Tenis raketlerinin kaplamalarında, bisiklet yağlarında vs. de bu kimyasallar kullanılıyor. Kaya tırmanışında kullanılan iplerde de bunların kullanıldığı ortaya çıkında bir şirket PFA-sız ip markası bile çıkardı.

Maalesef pek çok kozmetik ürün de bu kimyasalları içeriyor. Glüge ve meslektaşları vücut losyonlarında, vücut yağlarında, fondötende, allıkta, göz kremlerinde, göz kalemlerinde, farlarda, kaş ürünlerinde, saç kremlerinde, dudak kalemlerinde, makyaj temizleyicilerde, yaşlanma karşıtı kremlerde, maskaralarda, nemlendiricilerde, sabun kalıplarında, şampuanlarda, ojelerde, saç spreylerinde, dudak koruyucularda, rujlarda, traş losyonlarında, güneş koruyucularda bu kimyasallara rastladı. Bir el dezenfektanında da yine bu kimyasallara rastlandı.

Öte yandan İsveç, Finlandiya, Norveç ve Danimarka’da 2000 ila 2017’de, plastik ve lastik imalatı, ayrıca elektronik endüstrisi PDA’ların kullanımında öne çıkıyor.
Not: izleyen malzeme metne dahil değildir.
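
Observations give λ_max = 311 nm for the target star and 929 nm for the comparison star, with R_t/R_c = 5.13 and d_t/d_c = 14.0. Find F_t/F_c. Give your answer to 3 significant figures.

10.7

Wien's law: T_t/T_c = λ_c/λ_t = 929/311 = 2.987.
L_t/L_c = (R_t/R_c)²(T_t/T_c)⁴ = (5.13)²(2.987)⁴ = 2095.
F_t/F_c = (L_t/L_c)/(d_t/d_c)² = 2095/(14.0)² = 10.69.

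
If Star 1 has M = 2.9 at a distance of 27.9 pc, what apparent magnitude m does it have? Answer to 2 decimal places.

5.13

m = M + 5 log₁₀(d/10 pc) = 2.9 + 5 log₁₀(27.9/10)
  = 2.9 + 5 × 0.446 = 2.9 + 2.23 = 5.13.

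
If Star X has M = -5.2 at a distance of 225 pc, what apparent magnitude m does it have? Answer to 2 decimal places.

m = M + 5 log₁₀(d/10 pc) = -5.2 + 5 log₁₀(225/10)
  = -5.2 + 5 × 1.352 = -5.2 + 6.76 = 1.56.

1.56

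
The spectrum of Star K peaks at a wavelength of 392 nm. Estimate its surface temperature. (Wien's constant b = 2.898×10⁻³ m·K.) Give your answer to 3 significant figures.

7.39×10^3 K

T = b/λ_max = 2.898×10⁻³ / (392×10⁻⁹) = 7393 K.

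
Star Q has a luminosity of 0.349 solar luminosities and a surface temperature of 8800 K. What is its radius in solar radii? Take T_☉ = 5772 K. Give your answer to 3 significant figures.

0.254 solar radii

R/R_☉ = √(L/L_☉) / (T/T_☉)² = √(0.349) / (1.525)²
       = 0.5908 / 2.324 = 0.2542.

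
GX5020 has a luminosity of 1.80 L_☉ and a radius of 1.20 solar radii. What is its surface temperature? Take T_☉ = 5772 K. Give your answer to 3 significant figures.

T/T_☉ = (L/L_☉)^(1/4) / (R/R_☉)^(1/2)
T = 5772 × (1.80)^(1/4) / √(1.20) = 5772 × 1.158 / 1.095 = 6103 K.

6.10×10^3 K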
Araştırmacılar ABD’de üretilen ve ihraç edilen PFA miktarını öğrenmek istediklerinde ise ABD Çevre Koruma Ajansı buna karşı çıktı, şirketler belli ki bu bilgileri ‘gizli’ addediyordu.

Avrupa Birliği de bu konuda benzer sorular soruyor. PFA’ların “sebebiyet verdiği kirliliğin kimi durumlarda geri çevrilemez” olduğunu, “toprak ve su gibi doğal kaynakları kullanılamaz hale getirdiklerini” öne süren Avrupa Komisyonu, bu kimyasal klasmanının üretimine kısıtlamalar getirmeyi, sadece zorunlu kullanıma izin verilmesini sağlamayı önerdi.